← Back to context

Comment by cshimmin

10 hours ago

It's on the page, if you click the little info icon in the upper-right. Here's the text but there's some nice graphics there too:

  Snake Game, training entirely in the browser. Built on tinygrad: the rollout / targets / train graphs are TinyJits authored in Python, then compiled once to WGSL and replayed here under WebGPU.

  Observation: flat 10×10 board (100) + 4-dim prev-action one-hot = 104 dims. fc_pi.weight is zero-init so the opening policy is uniform over the legal actions; fc_v uses tinygrad's default Kaiming init.

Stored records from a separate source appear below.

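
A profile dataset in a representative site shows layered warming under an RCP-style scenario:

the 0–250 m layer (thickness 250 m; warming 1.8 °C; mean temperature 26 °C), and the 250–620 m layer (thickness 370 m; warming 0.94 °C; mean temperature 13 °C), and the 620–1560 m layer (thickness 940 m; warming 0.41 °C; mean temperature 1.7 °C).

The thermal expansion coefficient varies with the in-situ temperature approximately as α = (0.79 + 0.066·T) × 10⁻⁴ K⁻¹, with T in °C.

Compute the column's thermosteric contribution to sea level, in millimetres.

205 mm of thermosteric rise

Layer 1: α = (0.79 + 0.066×26)×10⁻⁴ = 2.506×10⁻⁴ K⁻¹
Layer 2: α = (0.79 + 0.066×13)×10⁻⁴ = 1.648×10⁻⁴ K⁻¹
Layer 3: α = (0.79 + 0.066×1.7)×10⁻⁴ = 0.9022×10⁻⁴ K⁻¹
Layer 1: 2.506×10⁻⁴ × 1.8 × 250 = 0.11277 m
1.648×10⁻⁴ × 0.94 × 370 = 0.05731744 m
620–1560 m: 0.41 × 0.9022×10⁻⁴ × 940 = 0.034770788 m
Δh = 0.11277 + 0.05731744 + 0.034770788 = 0.204858228 m ≈ 205 mm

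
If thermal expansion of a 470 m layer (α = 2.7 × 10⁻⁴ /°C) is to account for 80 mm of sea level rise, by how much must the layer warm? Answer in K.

ΔT = Δh/(αH) = 0.08 / (2.7×10⁻⁴ × 470) ≈ 0.6304 K

about 0.630 K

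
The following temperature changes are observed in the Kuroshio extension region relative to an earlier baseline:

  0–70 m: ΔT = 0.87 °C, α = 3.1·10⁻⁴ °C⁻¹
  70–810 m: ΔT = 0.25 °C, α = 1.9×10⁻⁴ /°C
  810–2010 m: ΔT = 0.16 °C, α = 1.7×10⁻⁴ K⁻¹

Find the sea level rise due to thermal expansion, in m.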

  Per rollout: T=24 × N=384 parallel snakes (9,216 transitions), then K=3 epochs × 4 mini-batches of PPO updates. GAE γ=0.99, λ=0.95; AdamW wd=0.01; ratio clip ε=0.1; grad-norm 0.5; Huber value β=1, val_coef=1; entropy bonus 0.008333333333333333.

  Action mask + value clip + KL early stop. The 4-dim prev_a obs tail lets fc_pi zero the U-turn logit (the env silently overrides same-axis reversals anyway). Value loss is max(huber(v_new−td), huber(v_clip−td)) at ε=0.2. Approx-KL is sampled after each epoch and breaks the loop at 1.5·kl_target.